Select Committee on Home Affairs Minutes of Evidence


Examination of Witnesses (Questions 40-42)

RT HON CHARLES CLARKE MP

13 SEPTEMBER 2005

Q40 Chairman: My point, Home Secretary, is that the Home Office was saying, at least within government in 2004, that there were problems of anger, alienation and activism as possible routes to extremism within the Muslim community. The public face of the Home Office appears to have been, including a response to this committee, a much more complacent assessment of the nature of the problem. You say that it is different times, different circumstances. I am unclear as to why the government appears to have failed to act on its own internal assessment of the problem over a year ago and is very belatedly attempting to engage in a serious way with the Muslim community.
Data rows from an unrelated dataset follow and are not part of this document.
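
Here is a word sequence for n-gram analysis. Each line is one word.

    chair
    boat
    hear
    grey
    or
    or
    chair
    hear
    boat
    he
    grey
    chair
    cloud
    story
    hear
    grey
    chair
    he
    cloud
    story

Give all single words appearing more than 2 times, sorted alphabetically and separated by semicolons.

chair; grey; hear

Unigram counts meeting the condition (more than 2 times):
  chair: 4
  grey: 3
  hear: 3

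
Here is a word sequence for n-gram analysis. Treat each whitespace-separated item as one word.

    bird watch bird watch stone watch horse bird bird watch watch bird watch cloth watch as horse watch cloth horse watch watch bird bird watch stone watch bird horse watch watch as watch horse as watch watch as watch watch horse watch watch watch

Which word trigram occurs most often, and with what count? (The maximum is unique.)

Trigram frequencies (highest first):
  horse watch watch: 3
  watch bird watch: 2
  bird watch stone: 2
  watch stone watch: 2
  bird bird watch: 2
  watch watch bird: 2
  … (26 more, each ≤ 2)

"horse watch watch", 3 times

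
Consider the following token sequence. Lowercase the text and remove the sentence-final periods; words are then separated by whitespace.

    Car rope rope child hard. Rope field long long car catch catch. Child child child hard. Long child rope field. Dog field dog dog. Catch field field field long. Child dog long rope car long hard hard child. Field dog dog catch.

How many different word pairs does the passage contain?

42 tokens → 41 bigram windows in total.
Repeated bigrams (each contributes count−1 duplicates):
  field dog: 3
  child child: 2
  child hard: 2
  dog catch: 2
  dog dog: 2
  field field: 2
  field long: 2
  long child: 2
  … (1 more repeated)
10 duplicate windows → 41 − 10 = 31 distinct.

31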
  Mr Clarke: I do not really accept the truth of your criticism, Mr Denham. I do not think we have failed to act on this question. I think we have been very keen to act on the questions because of the seriousness of them in the way that you correctly record. Where I do think we are subject to criticism is not our intent in the matter but whether we have found the right way to do it and to do it in the most effective way in order to have that engagement. You yourself in various capacities have wrestled with those problems as well, as to how to make it operate. I think that the criticism to be made of us (if there is one) is that we have not been as effective as we should have been or could have been in engaging these issues more widely, but the implication that there is a lack of intent or seriousness or that there is complacency about it I simply do not accept.
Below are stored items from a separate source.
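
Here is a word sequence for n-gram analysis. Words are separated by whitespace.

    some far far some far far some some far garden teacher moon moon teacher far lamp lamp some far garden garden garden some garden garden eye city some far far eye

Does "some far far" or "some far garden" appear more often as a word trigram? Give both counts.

"some far far" (3 vs 2)

"some far far": 3 occurrences
"some far garden": 2 occurrences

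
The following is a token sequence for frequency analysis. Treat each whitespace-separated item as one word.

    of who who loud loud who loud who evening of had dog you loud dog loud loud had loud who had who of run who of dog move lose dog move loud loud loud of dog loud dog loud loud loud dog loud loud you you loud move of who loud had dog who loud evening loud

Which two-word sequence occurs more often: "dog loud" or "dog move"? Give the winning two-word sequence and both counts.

"dog loud": 4 occurrences
"dog move": 2 occurrences

"dog loud" (4 vs 2)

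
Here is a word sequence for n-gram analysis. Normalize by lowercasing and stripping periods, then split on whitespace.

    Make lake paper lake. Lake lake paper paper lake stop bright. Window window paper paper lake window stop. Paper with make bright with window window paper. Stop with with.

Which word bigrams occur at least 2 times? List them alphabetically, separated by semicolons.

lake lake; lake paper; paper lake; paper paper; window paper; window window

Bigram counts meeting the condition (at least 2 times):
  lake lake: 2
  lake paper: 2
  paper lake: 3
  paper paper: 2
  window paper: 2
  window window: 2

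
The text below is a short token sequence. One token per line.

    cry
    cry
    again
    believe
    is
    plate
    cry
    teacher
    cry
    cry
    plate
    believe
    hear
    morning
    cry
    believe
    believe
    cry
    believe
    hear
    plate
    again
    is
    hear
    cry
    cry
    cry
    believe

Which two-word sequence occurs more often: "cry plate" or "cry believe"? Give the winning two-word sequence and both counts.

"cry plate": 1 occurrence
"cry believe": 3 occurrences

"cry believe" (3 vs 1)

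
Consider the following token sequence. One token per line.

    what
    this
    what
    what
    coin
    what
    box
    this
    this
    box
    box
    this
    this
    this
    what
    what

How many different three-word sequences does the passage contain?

12

16 tokens → 14 trigram windows in total.
Repeated trigrams (each contributes count−1 duplicates):
  box this this: 2
  this what what: 2
2 duplicate windows → 14 − 2 = 12 distinct.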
Q41 Mrs Cryer: During the period since 7 July both the Prime Minister and yourself have been having meetings both nationally and regionally. There was an meeting in Bradford on 23 August with Paul Goggins. It was excellent, it was lively, lots of ideas came forward. I was there along with other local MPs. My concern is what will happen to the information and views expressed at these regional meetings. Will they be fed into government thinking and policy?
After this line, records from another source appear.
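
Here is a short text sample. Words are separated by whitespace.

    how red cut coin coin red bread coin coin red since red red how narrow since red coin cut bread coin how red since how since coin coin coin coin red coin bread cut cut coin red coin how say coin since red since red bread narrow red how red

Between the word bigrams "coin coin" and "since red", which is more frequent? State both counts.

"coin coin" (5 vs 4)

"coin coin": 5 occurrences
"since red": 4 occurrences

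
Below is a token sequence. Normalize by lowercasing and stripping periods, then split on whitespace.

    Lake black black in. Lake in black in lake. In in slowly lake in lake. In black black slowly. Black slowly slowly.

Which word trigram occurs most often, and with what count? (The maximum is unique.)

"in lake in", 3 times

Trigram frequencies (highest first):
  in lake in: 3
  black in lake: 2
  lake in black: 2
  lake black black: 1
  black black in: 1
  in black in: 1
  … (10 more, each ≤ 1)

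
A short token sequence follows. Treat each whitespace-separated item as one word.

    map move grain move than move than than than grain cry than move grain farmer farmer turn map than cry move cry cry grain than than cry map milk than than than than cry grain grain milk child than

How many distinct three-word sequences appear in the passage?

34

39 tokens → 37 trigram windows in total.
Repeated trigrams (each contributes count−1 duplicates):
  than than than: 3
  than than cry: 2
3 duplicate windows → 37 − 3 = 34 distinct.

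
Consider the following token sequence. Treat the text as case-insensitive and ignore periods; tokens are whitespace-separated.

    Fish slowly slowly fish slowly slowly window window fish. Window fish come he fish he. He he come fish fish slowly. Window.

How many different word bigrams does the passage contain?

22 tokens → 21 bigram windows in total.
Repeated bigrams (each contributes count−1 duplicates):
  fish slowly: 3
  he he: 2
  slowly slowly: 2
  slowly window: 2
  window fish: 2
6 duplicate windows → 21 − 6 = 15 distinct.

15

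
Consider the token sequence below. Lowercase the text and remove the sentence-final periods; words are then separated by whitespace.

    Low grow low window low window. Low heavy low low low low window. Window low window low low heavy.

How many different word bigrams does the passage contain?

19 tokens → 18 bigram windows in total.
Repeated bigrams (each contributes count−1 duplicates):
  low low: 4
  low window: 4
  window low: 4
  low heavy: 2
10 duplicate windows → 18 − 10 = 8 distinct.

8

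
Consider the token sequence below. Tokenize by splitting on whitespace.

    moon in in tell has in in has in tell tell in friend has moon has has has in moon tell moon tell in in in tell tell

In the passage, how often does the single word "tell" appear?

Scanning the 28 tokens for "tell":
  position 4: tell
  position 10: tell
  position 11: tell
  position 21: tell
  position 23: tell
  position 27: tell
  position 28: tell

7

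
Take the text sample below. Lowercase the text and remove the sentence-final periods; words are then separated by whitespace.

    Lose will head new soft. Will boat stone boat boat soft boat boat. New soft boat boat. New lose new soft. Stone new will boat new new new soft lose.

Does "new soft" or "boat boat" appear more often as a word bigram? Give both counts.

"new soft": 4 occurrences
"boat boat": 3 occurrences

"new soft" (4 vs 3)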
  Mr Clarke: Absolutely they will. I have spoken to Paul Goggins about that particular meeting but also about some others he and Hazel Blears have been doing and senior officials in the Home Office have been attending those meetings as well. The purpose of that is precisely to try and locate ourselves correctly as to the policies that we take forward. On 22 September we will seek to see how we can involve them in that way, but certainly in terms of the meeting in Bradford I can give an absolute assurance that the views expressed there will be very much taken into account and hopefully will inform what we need to do. The overall effect of these meetings, Mrs Cryer, has been to strengthen my view and that of my ministerial colleagues in the Home Office that there is a real desire to engage in this process and have a proper debate and discussion and to take it forward in the Muslim community and elsewhere, and that is what we will try and respond to.

Q42 Chairman: Home Secretary, I think you have accepted that some of this work has begun much later than it might have done but is now under way. Is there any truth in the suggestion that there is a tension in government between fighting what could be described as the evil ideology which leads directly to terrorism and engaging in the broader issues of concern which may lead to anger or alienation amongst young Muslims in particular and that the government has focused perhaps too much on the former and not enough on the broader issues?

  Mr Clarke: I do not think there is a tension in government on this issue at all, I have to tell you; I do not think that is the case. I am just thinking of my colleagues in government and whether any of them have expressed different orientations. I do not think so. I think there are three issues, if I can put it like this. The first is, how can we strengthen the role of faiths in our society? One of the first meetings I sought immediately after 7 July took place on 7 July was with the leaders of a wide range of different faith communities. I think that is very important. When I was Secretary of State for Education I thought it was important in terms of the non-statutory curriculum on religious education. I think that is a key area. I suppose I am not convinced that everybody gives the same priority as I would to that overall faith-based approach that we need to promote. The second element is the work that you described as stronger work with the Muslim community as a whole, whether we have been late to it or not (and I do not actually accept the point), and the fact is that we have to develop and strengthen our work in relation to that and we have to do it in a variety of ways and the kinds of meetings that Mrs Cryer was referring to in Bradford are means of trying to take that forward. Then there is a third element which is dealing with that element you describe which seeks to promote this kind of terrorism which is completely unacceptable but I do not see any cross-government tensions on that at all.

  Chairman: Thank you, Home Secretary. We will have to leave it at that point. Thank you very much indeed for your answers this morning. The background to these issues, of course, is an enormously serious set of events and the committee is grateful for your answers this morning. We will, I know, be having you back in October to look in detail at the proposed new legislation but thank you very much indeed.